I’m been reading the most therapeutic professional text I’ve seen in a while. When I first checked out Living with Intensity, everyone laughed at me — my husband, my colleagues, even my students (I post in our classroom what I’m currently reading). They thought I was reading a book that would teach me how to be even MORE intense. Rest assured, that’s not the case.
Instead, Living with Intensity is a guide about how to nurture gifted children, adolescents, and adults to channel their quirks and use them for good. I say it’s therapeutic because as I’m reading, I’m also finding elements that apply to me in my adult life. The authors are always cognizant of toeing the line between helping students cope in a neurotypical society while being careful not to dampen students’ gifts. This part of the book DIRECTLY related to a conversation we had in class earlier this week:
One way that parents and teachers can best support gifted children in their development is by recognizing that emotional growth and personal growth are a necessary part of the educational process (Roeper, 2004b, 2007; Piechowski, 2006). Most educators and parents these days seem to believe that, for gifted children, emphasis must be placed first and foremost on their intellectual development. But intellectual development rests on the development of the child’s Self, on his or her insights and deeper sensitivities. In fact, we cannot separate one from the other. It is this very separation that makes gifted children experience stress as a negative force. (p. 81, emphasis mine)
I really want to copy some of these ideas and share them at conferences later this month. For example:
There is another dimension of how stress affects gifted children. They not only receive stress, they also create it. Gifted children create a kind of discomfort in their surroundings, for by their mere existence, they uncover shortcomings. They question and challenge traditions and the status quo and are not comfortable doing things just because everyone else is doing them. Their experiences are unconventional; their needs are not typical, and society — many schools and other institutions — is unable to fulfill them… The gifted do not accept neat, simple categories; they expect society to think in complex ways, as they do. They expect society to look honestly at itself and to perceive things about itself that it cannot and does not want to see.(p. 79, emphasis mine)
I’m sure there will be more as I continue reading, but I needed to share these publicly. Additionally, there’s apparently a family guide and a teen guide available from the same editors. It seems like these are the more current, in-depth version of the Gifted Survival Guide.
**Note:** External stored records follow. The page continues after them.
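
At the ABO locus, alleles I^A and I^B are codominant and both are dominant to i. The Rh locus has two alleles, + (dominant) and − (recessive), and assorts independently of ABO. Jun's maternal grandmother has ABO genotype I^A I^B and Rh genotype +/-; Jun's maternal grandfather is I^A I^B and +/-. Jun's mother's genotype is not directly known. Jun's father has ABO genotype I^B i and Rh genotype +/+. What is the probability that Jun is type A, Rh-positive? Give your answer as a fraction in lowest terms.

Jun's mother's ABO genotype from I^A I^B × I^A I^B: 1/4 I^A I^A, 1/2 I^A I^B, 1/4 I^B I^B.
Crossing each possibility with the father I^B i and summing P(type A): 1/4·1/2 + 1/2·1/4 + 1/4·0 = 1/4.
Similarly for Rh via the mother's Rh distribution: P(Rh+) = 1.
Independent loci: 1/4 × 1 = 1/4.

1/4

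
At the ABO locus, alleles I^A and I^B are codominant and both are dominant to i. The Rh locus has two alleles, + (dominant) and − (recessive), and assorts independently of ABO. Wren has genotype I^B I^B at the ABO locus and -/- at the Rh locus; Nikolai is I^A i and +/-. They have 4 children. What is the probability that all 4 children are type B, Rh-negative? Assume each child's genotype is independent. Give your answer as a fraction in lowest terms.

ABO cross I^B I^B × I^A i → 1/2 B, 1/2 AB.
Rh cross -/- × +/- → 1/2 Rh+, 1/2 Rh-; so P(type B, Rh-negative) = 1/2 × 1/2 = 1/4 per child.
All 4 independent: (1/4)^4 = 1/256.

1/256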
Yesterday, a primary teacher told me how lucky my students were to have me as their GATE teacher. Normally, when I hear comments like that, I blow them off because praise makes me feel really uneasy, especially when I feel like I’m just doing my job. But she looked at me and said, “You know exactly what they’re going through, you know how to listen to them.” She shrugged and sliced some math work on the paper cutter. “I wouldn’t have the first idea of what to say to them, much less teach them.”
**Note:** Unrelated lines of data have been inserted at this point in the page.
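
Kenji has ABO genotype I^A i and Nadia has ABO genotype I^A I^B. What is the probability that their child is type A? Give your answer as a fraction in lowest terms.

ABO cross I^A i × I^A I^B → offspring phenotypes: 1/2 A, 1/4 B, 1/4 AB.
So P(type A) = 1/2.

1/2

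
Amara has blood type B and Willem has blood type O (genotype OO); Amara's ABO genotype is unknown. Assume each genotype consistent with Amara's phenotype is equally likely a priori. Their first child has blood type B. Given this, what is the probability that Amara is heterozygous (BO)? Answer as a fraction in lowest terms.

1/3

Possible genotypes: Amara ∈ {BB, BO}; Willem ∈ {OO}.
Weight each parental genotype pair by prior × P(type-B child):
  BB × OO: posterior weight 2/3.
  BO × OO: posterior weight 1/3.
Sum the posterior weight over pairs where Amara is BO: 1/3.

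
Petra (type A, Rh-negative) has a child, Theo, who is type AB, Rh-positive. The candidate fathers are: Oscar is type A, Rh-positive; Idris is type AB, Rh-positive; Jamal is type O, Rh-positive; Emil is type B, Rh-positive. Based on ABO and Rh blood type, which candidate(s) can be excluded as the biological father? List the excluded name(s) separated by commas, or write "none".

A candidate is excluded only if no genotype consistent with his phenotype could produce a type AB, Rh-positive child with a type A, Rh-negative mother.
Oscar (type A, Rh+): no genotype consistent with that phenotype can produce a type-AB Rh+ child with a type-A mother.
Jamal (type O, Rh+): no genotype consistent with that phenotype can produce a type-AB Rh+ child with a type-A mother.

Oscar, Jamal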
I realized she was right. Ever since I received my position as the gifted/talented teacher, I had been doubting my beliefs. Did gifted students really deserve a more challenging, “better” education than their peers? Was it “fair” to have a gifted teacher working with students who are already meeting standard when there are dozens of other students struggling who could benefit from her support? I would honestly not be alive today if it were not for the gifted and talented support system I developed in high school, but now I fretted that maybe the gifted program wasn’t what was best for kids.
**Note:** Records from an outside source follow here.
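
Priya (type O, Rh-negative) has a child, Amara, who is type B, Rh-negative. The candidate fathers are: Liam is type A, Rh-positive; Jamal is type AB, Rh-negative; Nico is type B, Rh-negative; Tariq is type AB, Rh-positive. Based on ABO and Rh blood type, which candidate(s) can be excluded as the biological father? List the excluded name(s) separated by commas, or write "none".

Liam

A candidate is excluded only if no genotype consistent with his phenotype could produce a type B, Rh-negative child with a type O, Rh-negative mother.
Liam (type A, Rh+): no genotype consistent with that phenotype can produce a type-B Rh- child with a type-O mother.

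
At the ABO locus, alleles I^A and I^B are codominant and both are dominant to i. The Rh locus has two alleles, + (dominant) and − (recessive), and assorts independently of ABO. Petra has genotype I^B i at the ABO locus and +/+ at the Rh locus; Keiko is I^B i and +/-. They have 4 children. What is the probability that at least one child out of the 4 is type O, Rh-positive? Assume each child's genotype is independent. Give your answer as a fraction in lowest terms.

ABO cross I^B i × I^B i → 1/4 O, 3/4 B.
Rh cross +/+ × +/- → 1 Rh+; so P(type O, Rh-positive) = 1/4 × 1 = 1/4 per child.
P(none) = (3/4)^4 = 81/256; P(at least one) = 1 − 81/256 = 175/256.

175/256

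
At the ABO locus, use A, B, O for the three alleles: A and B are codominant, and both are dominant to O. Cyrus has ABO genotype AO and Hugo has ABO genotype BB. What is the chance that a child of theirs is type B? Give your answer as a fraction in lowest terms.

ABO cross AO × BB → offspring phenotypes: 1/2 B, 1/2 AB.
So P(type B) = 1/2.

1/2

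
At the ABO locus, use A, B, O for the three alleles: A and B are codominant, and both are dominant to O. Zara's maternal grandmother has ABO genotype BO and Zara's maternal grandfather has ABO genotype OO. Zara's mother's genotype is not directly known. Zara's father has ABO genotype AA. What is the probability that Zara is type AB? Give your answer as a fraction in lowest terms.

Zara's mother's ABO genotype from BO × OO: 1/2 BO, 1/2 OO.
Crossing each possibility with the father AA and summing P(type AB): 1/2·1/2 + 1/2·0 = 1/4.

1/4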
When I was applying for the 2/3 GATE position and right after I received the job, I’d heard plenty of people say things like, “Hey, better you than me” or “You’re the best choice to work with them,” but this moment in the staff workroom was the first time where our educational experiences, both my students and my own, felt validated. We really do have special needs, and we really do benefit from this least-restrictive learning environment. I can’t wait to see what we achieve this year.